L'histoire :
Après s’être enfui de chez lui et avoir quelques temps zoné, volé et fumé autour du quartier du port, Nelson, un gamin des bidonvilles, est séquestré au fond d’une remise. C’est Phil, un vieux pêcheur malade trafiquant le requin avec les restaurateurs, qui le retient : le gamin s’est mis en travers de sa route alors qu’il tentait d’attraper des chiens errant et servant d’appât dans la pêche au squale. Phil ne sait pas trop quoi en faire... Alors de bon matin, le gamin se retrouve au fond d’une barque, bâillonné et pieds liés. Au large, Phil sait que Nelson ne peut s’échapper et surtout que personne ne risque de l’entendre. D’un coup vif et précis, d’une main ferme, saisissant sa machette sans trembler, le vieil homme, habitué à dépecer des bêtes de plusieurs mètres… arrache le bâillon et libère le gamin. Ce dernier pense aussitôt que le maniaque en veut à sa virginité. Ça amuse plutôt le pêcheur qui lui explique son idée : faire de lui son assistant et partager les gains de cette activité illégale ! De retour chez lui, il l’habille, le nourrit copieusement et lui apprend qu’il sait que la police le recherche. Nelson semble ne plus avoir d’autre choix. Il se confie même un peu au vieux bonhomme, en lui racontant comment il s’est échappé de la famille d’accueil à laquelle il avait été confié après que sa mère ait tué son père.
Ce qu'on en pense sur la planète BD :
Inspiré d’un authentique fait divers, le récit mis en place par Stéphane Presle et Jérôme Jouvray trouve ici son issue pour une photographie mettant au premier plan deux laissés-pour-compte vivant sur l’île de la Réunion. Tendue à bloc par une première partie jouant habilement sur la corde du désespoir, l’intrigue menée à grands renforts de flashbacks nous laissait présager du plus sordide à chaque feuillet. Qu’avez donc pu faire ce gamin (les planches finales nous mettaient tout de même un brin sur la piste) ? Que lui voulait le vieux et peu rassurant pêcheur de requins ? Pour le coup, les planches finales nous inquiétaient vraiment... Cette conclusion offrira aux quémandeurs d’oxygène les goulées attendues en s’interdisant le plongeon dans le noir complet et sans issue.
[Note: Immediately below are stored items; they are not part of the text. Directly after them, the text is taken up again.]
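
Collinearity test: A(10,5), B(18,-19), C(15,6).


10*(-19-6) + 18*(6-5) + 15*(5+ 19)
= -250 + 18 + 360 = 128

No, not collinear (determinant = 128)


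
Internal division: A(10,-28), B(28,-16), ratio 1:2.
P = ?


Px = (1*28 + 2*10)/3 = 48/3 = 16.0000
Py = (1*(-16) + 2*(-28))/3 = -72/3 = -24.0000

P = (16.0000, -24.0000)


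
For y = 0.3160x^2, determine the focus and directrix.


a = 0.3160
1/(4a) = 0.7911
Focus = (0, 0.7911)
Directrix: y = -0.7911

Focus = (0, 0.7911), Directrix: y = -0.7911


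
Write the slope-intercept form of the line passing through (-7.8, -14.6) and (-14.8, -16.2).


m = (-1.6)/(-7) = 0.2286
b = y1 - m*x1 = -14.6 - (-1.6*(-7.8))/(-7) = -14.6 + 1.7829 = -12.8171

y = 0.2286x - 12.8171


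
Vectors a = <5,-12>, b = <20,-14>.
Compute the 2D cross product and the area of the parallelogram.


cross = 5*(-14) + 12*20 = -70 + 240 = 170
Parallelogram area = |170| = 170

cross = 170, parallelogram area = 170


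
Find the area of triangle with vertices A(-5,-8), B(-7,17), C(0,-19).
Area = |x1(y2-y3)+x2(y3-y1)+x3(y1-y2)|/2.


-5*(17+ 19) = -180
-7*(-19+ 8) = 77
0*(-8-17) = 0
sum = -103
Area = |-103|/2 = 51.5000

51.5000 sq units


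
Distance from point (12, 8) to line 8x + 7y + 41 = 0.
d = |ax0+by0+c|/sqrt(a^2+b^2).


|8*12 + 7*8 + 41| = |193| = 193
sqrt(64 + 49) = sqrt(113) = 10.6301
d = 193/sqrt(113) = 18.1559

18.1559


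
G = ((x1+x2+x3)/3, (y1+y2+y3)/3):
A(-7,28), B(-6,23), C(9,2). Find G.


Gx = (-7- 6+9)/3 = -4/3 = -1.3333
Gy = (28+23+2)/3 = 53/3 = 17.6667

G = (-1.3333, 17.6667)


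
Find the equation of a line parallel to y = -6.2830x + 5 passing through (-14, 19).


Parallel lines have equal slopes.
m2 = -6.2830
b2 = 19 + 6.2830*(-14) = -68.9620

y = -6.2830x - 68.9620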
Pour autant, on en ressort à demi-déçu : la narration (et l’efficacité des flashbacks) fonctionne nettement moins bien. Les longueurs s’accumulent, tout en laissant des blancs... Et le final laisse bigrement sur sa faim. La relation qui se noue entre les deux protagonistes ne parvient pas à redynamiser notre intérêt, en raison de sa faible capacité à nous toucher réellement (les deux personnages sont finalement et irrémédiablement trop pudiques). On continuera alors de comprendre comment l’un et l’autre se sont retrouvés dans ces situations. On les suivra tenter une autre aventure, on saluera l’habilité du contraste servi entre ciel bleu et misère sociale dévastatrice… Manque seulement une conclusion pétante liant le tout ou une empathie addictive nous accrochant les yeux fermés. A l’inverse, on se réjouira pour les yeux de l’excellent travail du dessin et de la colorisation, capables de porter l’émotion ou le rythme avec une incroyable élégance.